For this month’s HuffPost Book Club, I have chosen a big book — both figuratively and literally. Jeremy Rifkin’s The Empathic Civilization clocks in at close to 700 pages and sets out to present nothing less than — as Rifkin puts it — “a new rendering of human history and the meaning of human existence.”
This alternative history focuses not on the conflicts, antagonisms, and power struggles that have marked human progress, but on “the empathic evolution of the human race and the profound ways it has shaped our development and will likely decide our fate as a species.”
Empathy, Rifkin tells us — and backs up with new scientific data — is not a quaint behavior trotted out during intermittent visits to a food bank or during the Haiti telethon. Instead, it lies at the very core of human existence.
This is something I’ve long believed. Indeed, I dedicated a whole book to exploring what I called The Fourth Instinct — that part of the human character that compels us to go beyond our impulses for survival, sex, and power, and drives us to expand the boundaries of our caring to include our communities and the world around us.
And, in the 15 years since then — and especially since the economic meltdown — the role empathy plays in our lives has only grown more important.
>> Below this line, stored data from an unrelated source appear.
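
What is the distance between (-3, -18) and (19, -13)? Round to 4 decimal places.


d = sqrt((19--3)^2 + (-13--18)^2) = 22.561

22.561


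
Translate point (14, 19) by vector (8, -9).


Translation: (x+dx, y+dy) = (14+8, 19+-9) = (22, 10)

(22, 10)


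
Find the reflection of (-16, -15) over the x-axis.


Reflection across x-axis: (x, y) -> (x, -y)
(-16, -15) -> (-16, 15)

(-16, 15)


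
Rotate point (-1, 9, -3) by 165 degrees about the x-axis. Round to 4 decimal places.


x' = -1
y' = 9*cos(165) - -3*sin(165) = -7.9169
z' = 9*sin(165) + -3*cos(165) = 5.2271

(-1, -7.9169, 5.2271)


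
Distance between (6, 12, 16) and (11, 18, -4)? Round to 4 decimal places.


d = sqrt((11-6)^2 + (18-12)^2 + (-4-16)^2) = 21.4709

21.4709


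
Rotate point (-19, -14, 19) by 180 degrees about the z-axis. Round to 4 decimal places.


x' = -19*cos(180) - -14*sin(180) = 19
y' = -19*sin(180) + -14*cos(180) = 14
z' = 19

(19, 14, 19)


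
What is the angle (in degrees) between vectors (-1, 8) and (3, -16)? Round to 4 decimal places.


dot = -1*3 + 8*-16 = -131
|u| = 8.0623, |v| = 16.2788
cos(angle) = -0.9981
angle = 176.5054 degrees

176.5054 degrees


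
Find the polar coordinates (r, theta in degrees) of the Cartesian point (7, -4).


r = sqrt(7^2 + (-4)^2) = 8.0623
theta = atan2(-4, 7) = 330.2551 degrees

r = 8.0623, theta = 330.2551 degrees


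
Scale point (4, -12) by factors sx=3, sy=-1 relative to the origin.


Scaling: (x*sx, y*sy) = (4*3, -12*-1) = (12, 12)

(12, 12)


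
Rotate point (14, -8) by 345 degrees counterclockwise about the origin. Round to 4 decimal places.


x' = 14*cos(345) - -8*sin(345) = 11.4524
y' = 14*sin(345) + -8*cos(345) = -11.3509

(11.4524, -11.3509)


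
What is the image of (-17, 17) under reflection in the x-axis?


Reflection across x-axis: (x, y) -> (x, -y)
(-17, 17) -> (-17, -17)

(-17, -17)


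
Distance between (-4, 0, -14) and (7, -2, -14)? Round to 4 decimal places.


d = sqrt((7--4)^2 + (-2-0)^2 + (-14--14)^2) = 11.1803

11.1803


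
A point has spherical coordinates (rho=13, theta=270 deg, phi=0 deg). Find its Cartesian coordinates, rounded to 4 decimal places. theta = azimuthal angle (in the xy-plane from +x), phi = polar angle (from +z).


x = 13 * sin(0) * cos(270) = 0
y = 13 * sin(0) * sin(270) = 0
z = 13 * cos(0) = 13

(0, 0, 13)


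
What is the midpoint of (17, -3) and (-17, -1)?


Midpoint = ((17+-17)/2, (-3+-1)/2) = (0, -2)

(0, -2)


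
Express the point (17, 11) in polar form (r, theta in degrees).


r = sqrt(17^2 + 11^2) = 20.2485
theta = atan2(11, 17) = 32.9052 degrees

r = 20.2485, theta = 32.9052 degrees


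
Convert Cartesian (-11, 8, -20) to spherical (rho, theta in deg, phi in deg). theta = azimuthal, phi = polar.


rho = sqrt((-11)^2 + 8^2 + (-20)^2) = 24.1868
theta = atan2(8, -11) = 143.9726 deg
phi = acos(-20/24.1868) = 145.7814 deg

rho = 24.1868, theta = 143.9726 deg, phi = 145.7814 deg


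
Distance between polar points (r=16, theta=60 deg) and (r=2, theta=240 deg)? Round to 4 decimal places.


d = sqrt(r1^2 + r2^2 - 2*r1*r2*cos(t2-t1))
d = sqrt(16^2 + 2^2 - 2*16*2*cos(240-60)) = 18

18


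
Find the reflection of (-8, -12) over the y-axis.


Reflection across y-axis: (x, y) -> (-x, y)
(-8, -12) -> (8, -12)

(8, -12)


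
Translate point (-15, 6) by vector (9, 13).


Translation: (x+dx, y+dy) = (-15+9, 6+13) = (-6, 19)

(-6, 19)


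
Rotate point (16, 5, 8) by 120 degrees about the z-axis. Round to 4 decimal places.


x' = 16*cos(120) - 5*sin(120) = -12.3301
y' = 16*sin(120) + 5*cos(120) = 11.3564
z' = 8

(-12.3301, 11.3564, 8)


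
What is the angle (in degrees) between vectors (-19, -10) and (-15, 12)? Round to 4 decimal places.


dot = -19*-15 + -10*12 = 165
|u| = 21.4709, |v| = 19.2094
cos(angle) = 0.4001
angle = 66.4183 degrees

66.4183 degrees


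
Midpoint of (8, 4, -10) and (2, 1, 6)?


Midpoint = ((8+2)/2, (4+1)/2, (-10+6)/2) = (5, 2.5, -2)

(5, 2.5, -2)


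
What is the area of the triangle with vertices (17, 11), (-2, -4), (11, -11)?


Area = |x1(y2-y3) + x2(y3-y1) + x3(y1-y2)| / 2
= |17*(-4--11) + -2*(-11-11) + 11*(11--4)| / 2
= 164

164


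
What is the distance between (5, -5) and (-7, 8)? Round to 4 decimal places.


d = sqrt((-7-5)^2 + (8--5)^2) = 17.6918

17.6918


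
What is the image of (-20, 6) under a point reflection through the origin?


Reflection through origin: (x, y) -> (-x, -y)
(-20, 6) -> (20, -6)

(20, -6)


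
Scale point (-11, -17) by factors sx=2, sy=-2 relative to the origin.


Scaling: (x*sx, y*sy) = (-11*2, -17*-2) = (-22, 34)

(-22, 34)


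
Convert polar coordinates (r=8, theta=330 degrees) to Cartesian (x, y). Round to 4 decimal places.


x = 8 * cos(330) = 6.9282
y = 8 * sin(330) = -4

(6.9282, -4)


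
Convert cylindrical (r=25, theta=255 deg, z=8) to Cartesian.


x = 25 * cos(255) = -6.4705
y = 25 * sin(255) = -24.1481
z = 8

(-6.4705, -24.1481, 8)


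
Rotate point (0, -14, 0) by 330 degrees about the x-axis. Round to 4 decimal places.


x' = 0
y' = -14*cos(330) - 0*sin(330) = -12.1244
z' = -14*sin(330) + 0*cos(330) = 7

(0, -12.1244, 7)


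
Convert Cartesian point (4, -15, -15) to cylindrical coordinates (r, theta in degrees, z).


r = sqrt(4^2 + (-15)^2) = 15.5242
theta = atan2(-15, 4) = 284.9314 deg
z = -15

r = 15.5242, theta = 284.9314 deg, z = -15


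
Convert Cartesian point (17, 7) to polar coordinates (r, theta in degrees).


r = sqrt(17^2 + 7^2) = 18.3848
theta = atan2(7, 17) = 22.3801 degrees

r = 18.3848, theta = 22.3801 degrees


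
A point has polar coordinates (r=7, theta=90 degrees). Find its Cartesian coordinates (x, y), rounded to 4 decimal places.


x = 7 * cos(90) = 0
y = 7 * sin(90) = 7

(0, 7)


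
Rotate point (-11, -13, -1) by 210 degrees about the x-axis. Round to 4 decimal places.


x' = -11
y' = -13*cos(210) - -1*sin(210) = 10.7583
z' = -13*sin(210) + -1*cos(210) = 7.366

(-11, 10.7583, 7.366)


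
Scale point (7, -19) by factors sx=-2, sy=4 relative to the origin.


Scaling: (x*sx, y*sy) = (7*-2, -19*4) = (-14, -76)

(-14, -76)


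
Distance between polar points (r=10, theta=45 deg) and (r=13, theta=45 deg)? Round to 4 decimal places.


d = sqrt(r1^2 + r2^2 - 2*r1*r2*cos(t2-t1))
d = sqrt(10^2 + 13^2 - 2*10*13*cos(45-45)) = 3

3


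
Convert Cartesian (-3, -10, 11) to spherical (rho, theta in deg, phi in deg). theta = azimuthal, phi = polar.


rho = sqrt((-3)^2 + (-10)^2 + 11^2) = 15.1658
theta = atan2(-10, -3) = 253.3008 deg
phi = acos(11/15.1658) = 43.5046 deg

rho = 15.1658, theta = 253.3008 deg, phi = 43.5046 deg


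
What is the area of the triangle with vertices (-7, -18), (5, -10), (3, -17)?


Area = |x1(y2-y3) + x2(y3-y1) + x3(y1-y2)| / 2
= |-7*(-10--17) + 5*(-17--18) + 3*(-18--10)| / 2
= 34

34


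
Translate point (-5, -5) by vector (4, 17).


Translation: (x+dx, y+dy) = (-5+4, -5+17) = (-1, 12)

(-1, 12)


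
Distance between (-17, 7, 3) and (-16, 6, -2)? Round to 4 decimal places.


d = sqrt((-16--17)^2 + (6-7)^2 + (-2-3)^2) = 5.1962

5.1962


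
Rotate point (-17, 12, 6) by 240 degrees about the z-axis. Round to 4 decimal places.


x' = -17*cos(240) - 12*sin(240) = 18.8923
y' = -17*sin(240) + 12*cos(240) = 8.7224
z' = 6

(18.8923, 8.7224, 6)


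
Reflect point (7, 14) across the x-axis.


Reflection across x-axis: (x, y) -> (x, -y)
(7, 14) -> (7, -14)

(7, -14)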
In fact, in this time of economic hardship, political instability, and rapid technological change, empathy is the one quality we most need if we’re going to survive and flourish in the 21st century.
It’s important to keep in mind what empathy is — and what it’s not. It’s different than sympathy, which is passive. “Empathy,” explains Rifkin, “conjures up active engagement — the willingness of an observer to become part of another’s experience, to share the feeling of that experience.”
But empathy is not just about feeling for another’s suffering. As Rifkin points out: “One can also empathize with another’s joy.” Indeed, according to Rifkin, “empathic moments are the most intensely alive experiences we ever have. We empathize with each other’s struggles against death and for life. One acknowledges the whiff of death in another’s frailties and vulnerabilities. No one ever empathizes with a perfect being.”